By Sandhya Anand, Staff Writer
VW stakes a new war in Tesla’s EV territory. How long will it take before it supersedes Tesla’s carefully guarded crown?
Joining the electric car bandwagon, VW overtakes Tesla massively with plans to release new electric cars by the end of 2030. Herbert Diess, the chief executive officer of this German car company, had released a statement last year promising to invest €35bn to produce electric vehicles with 70 pure-play cars within the next decade. The market, however, did not respond much to this speculation. Tesla’s valuation skyrocketed over $800bn at the mere street chatter of establishing dominance over the electric vehicle platform while Volkswagen only collected over $100bn. The picture was clear: the competition had already picked its winner without it even starting.
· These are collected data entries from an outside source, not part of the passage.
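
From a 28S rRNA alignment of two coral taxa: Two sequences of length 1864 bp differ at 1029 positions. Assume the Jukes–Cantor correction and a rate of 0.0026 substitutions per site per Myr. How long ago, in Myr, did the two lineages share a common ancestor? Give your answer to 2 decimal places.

p = 1029/1864 ≈ 0.552039.
d = −(3/4) ln(1 − 4p/3) = −0.75 ln(1 − 0.736052) = −0.75 ln(0.263948)
  = −0.75 × (-1.332003) = 0.999002 substitutions/site.
Under a molecular clock d = 2μt, so t = d/(2μ) = 0.999002 / (2 × 0.0026) = 192.12 Myr.

192.12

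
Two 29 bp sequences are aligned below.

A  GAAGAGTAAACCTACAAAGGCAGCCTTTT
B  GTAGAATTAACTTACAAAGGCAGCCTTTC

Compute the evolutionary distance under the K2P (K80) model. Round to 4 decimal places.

Of 29 sites, 3 differences are transitions and 2 are transversions, so P = 3/29 ≈ 0.103448 and Q = 2/29 ≈ 0.068966.
Under the Kimura two-parameter model, d = −½ ln(1 − 2P − Q) − ¼ ln(1 − 2Q).
1 − 2P − Q = 0.724138, giving −½ ln(0.724138) = 0.161387.
1 − 2Q = 0.862068, giving −¼ ln(0.862068) = 0.037105.
d = 0.161387 + 0.037105 = 0.198492.

0.1985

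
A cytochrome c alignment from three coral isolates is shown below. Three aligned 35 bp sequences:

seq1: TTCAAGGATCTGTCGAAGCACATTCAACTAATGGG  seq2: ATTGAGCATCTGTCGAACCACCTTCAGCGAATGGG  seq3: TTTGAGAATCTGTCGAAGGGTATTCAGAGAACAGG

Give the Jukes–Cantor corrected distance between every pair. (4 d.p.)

d(seq1,seq2) = 0.2726, d(seq1,seq3) = 0.4073, d(seq2,seq3) = 0.3597

seq1–seq2: 8/35 sites differ → p ≈ 0.228571, d = −0.75 ln(1 − 0.304761) = 0.272625 ≈ 0.2726.
seq1–seq3: 11/35 sites differ → p ≈ 0.314286, d = −0.75 ln(1 − 0.419048) = 0.407315 ≈ 0.4073.
seq2–seq3: 10/35 sites differ → p ≈ 0.285714, d = −0.75 ln(1 − 0.380952) = 0.359679 ≈ 0.3597.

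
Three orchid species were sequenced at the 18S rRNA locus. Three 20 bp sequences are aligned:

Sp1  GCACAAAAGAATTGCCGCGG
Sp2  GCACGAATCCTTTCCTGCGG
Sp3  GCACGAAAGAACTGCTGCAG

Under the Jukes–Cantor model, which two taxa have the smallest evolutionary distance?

Sp1 and Sp3

Sp1–Sp2: 7/20 differ, p = 0.350, d = 0.471.
Sp1–Sp3: 4/20 differ, p = 0.200, d = 0.233.
Sp2–Sp3: 7/20 differ, p = 0.350, d = 0.471.
The smallest distance is between Sp1 and Sp3.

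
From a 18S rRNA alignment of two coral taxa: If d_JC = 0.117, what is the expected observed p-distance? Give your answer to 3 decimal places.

0.108

p = (3/4)(1 − e^(−4d/3)) = 0.75 × (1 − e^(-0.156)) = 0.75 × (1 − 0.855559) = 0.108331.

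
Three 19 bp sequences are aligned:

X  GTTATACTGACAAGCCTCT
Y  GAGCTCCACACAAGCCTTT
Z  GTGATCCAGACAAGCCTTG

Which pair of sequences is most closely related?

Y and Z

X–Y: 7/19 differ, p = 0.368, d = 0.507.
X–Z: 5/19 differ, p = 0.263, d = 0.324.
Y–Z: 4/19 differ, p = 0.211, d = 0.247.
The smallest distance is between Y and Z.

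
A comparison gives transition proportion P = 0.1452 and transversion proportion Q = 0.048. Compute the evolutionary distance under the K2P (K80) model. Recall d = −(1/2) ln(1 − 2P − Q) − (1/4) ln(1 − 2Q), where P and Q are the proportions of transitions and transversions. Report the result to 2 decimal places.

0.23

Under the Kimura two-parameter model, d = −½ ln(1 − 2P − Q) − ¼ ln(1 − 2Q).
1 − 2P − Q = 0.6616, giving −½ ln(0.6616) = 0.206547.
1 − 2Q = 0.904, giving −¼ ln(0.904) = 0.025231.
d = 0.206547 + 0.025231 = 0.231778.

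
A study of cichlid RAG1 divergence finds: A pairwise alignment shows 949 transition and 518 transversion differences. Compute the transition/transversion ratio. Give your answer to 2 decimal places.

R = 949/518 = 1.832046… ≈ 1.83 (to 2 d.p.).

1.83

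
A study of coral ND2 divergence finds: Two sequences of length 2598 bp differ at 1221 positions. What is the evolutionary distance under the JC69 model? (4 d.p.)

p = 1221/2598 ≈ 0.469977.
d = −(3/4) ln(1 − 4p/3) = −0.75 ln(1 − 0.626636) = −0.75 ln(0.373364)
  = −0.75 × (-0.985201) = 0.738901 substitutions/site.

0.7389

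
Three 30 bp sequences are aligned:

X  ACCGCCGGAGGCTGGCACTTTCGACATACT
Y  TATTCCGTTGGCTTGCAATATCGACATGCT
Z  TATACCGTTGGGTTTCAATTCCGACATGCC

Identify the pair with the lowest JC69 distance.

X–Y: 10/30 differ, p = 0.333, d = 0.441.
X–Z: 13/30 differ, p = 0.433, d = 0.647.
Y–Z: 6/30 differ, p = 0.200, d = 0.233.
The smallest distance is between Y and Z.

Y and Z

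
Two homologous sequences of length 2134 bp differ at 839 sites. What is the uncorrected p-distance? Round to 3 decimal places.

0.393

p = 839/2134 = 0.393158… ≈ 0.393 (to 3 d.p.).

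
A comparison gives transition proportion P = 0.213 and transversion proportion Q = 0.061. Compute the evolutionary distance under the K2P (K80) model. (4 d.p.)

0.3663

Under the Kimura two-parameter model, d = −½ ln(1 − 2P − Q) − ¼ ln(1 − 2Q).
1 − 2P − Q = 0.513, giving −½ ln(0.513) = 0.333740.
1 − 2Q = 0.878, giving −¼ ln(0.878) = 0.032527.
d = 0.333740 + 0.032527 = 0.366267.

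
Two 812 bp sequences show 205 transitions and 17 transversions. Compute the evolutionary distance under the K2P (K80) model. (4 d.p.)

0.3838

P = 205/812 ≈ 0.252463 and Q = 17/812 ≈ 0.020936.
Under the Kimura two-parameter model, d = −½ ln(1 − 2P − Q) − ¼ ln(1 − 2Q).
1 − 2P − Q = 0.474138, giving −½ ln(0.474138) = 0.373128.
1 − 2Q = 0.958128, giving −¼ ln(0.958128) = 0.010693.
d = 0.373128 + 0.010693 = 0.383821.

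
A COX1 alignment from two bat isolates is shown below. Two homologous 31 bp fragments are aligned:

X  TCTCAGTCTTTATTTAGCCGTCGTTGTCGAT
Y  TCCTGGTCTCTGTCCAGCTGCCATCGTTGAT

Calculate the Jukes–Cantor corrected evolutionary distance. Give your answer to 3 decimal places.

The sequences differ at 12 of 31 sites, so p = 12/31 ≈ 0.387097.
d = −(3/4) ln(1 − 4p/3) = −0.75 ln(1 − 0.516129) = −0.75 ln(0.483871)
  = −0.75 × (-0.725937) = 0.544453 substitutions/site.

0.544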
However, Diess has been leaving a trail of hints that have been building up to this very moment. In September 2020, he hosted Tesla’s Technoking when Elon made a trip to Germany. Soon after, he opened a Twitter account which is filled with posts and images concerning a lot of technical jargon and concept car imaging. Last Monday, VW hosted their annual battery power-focused day where a surprising amount of information was released. VW will open six battery factories across Europe by 2030. They shall have a combined producing capacity of 240 gigawatt-hours a year. This would then produce cells for almost 5 million cars annually and help accelerate the plans of the German car company to establish and gain a strong market share. The company predicts that more than 70% of the sales in Europe and more than 50% in the US and China by the end of this decade. They also want to increase the number of charging stations across Europe by five times by the end of 2025. Diess claimed that VW would deliver 1m electric and hybrid cars in 2021, a five-time increase from 2020. Tesla is only projected to have a 50% increase. VW has also placed a 14bn order for batteries from Northvolt, the Swedish group that was founded by a pair of former tesla executives Peter Carlsson and Paolo Cerruti, making it the lead supplier in the area. This will eventually lead to Northvolt’s gigafactory, located close to the arctic circle in northern Sweden, to increase its capacity beyond the now maintained 40GWH as the company has more than $27bn orders from industrial customers. This will also reduce VW’s reliance on the current dominant global battery producers such as South Korea’s LG Che and China’s CATL, which also supply many other different carmakers.
“Volkswagen is a key investor, customer, and partner on the journey ahead and we will continue to work hard with the goal to provide them with the greenest battery on the planet as they rapidly expand their fleet of electric vehicles,” stated Peter Carlsson, Northvolt’s chief executive, and co-founder.
The market showed great excitement at the release of these plans. On Friday, VW’s ordinary shares closed at €231.40. Two days later, they started trading at €297 which was a complete 29% increase. VW’s preference shares are also up by 16%. On the other hand, after Tesla’s sell-off in February, they’re still struggling to catch a bid.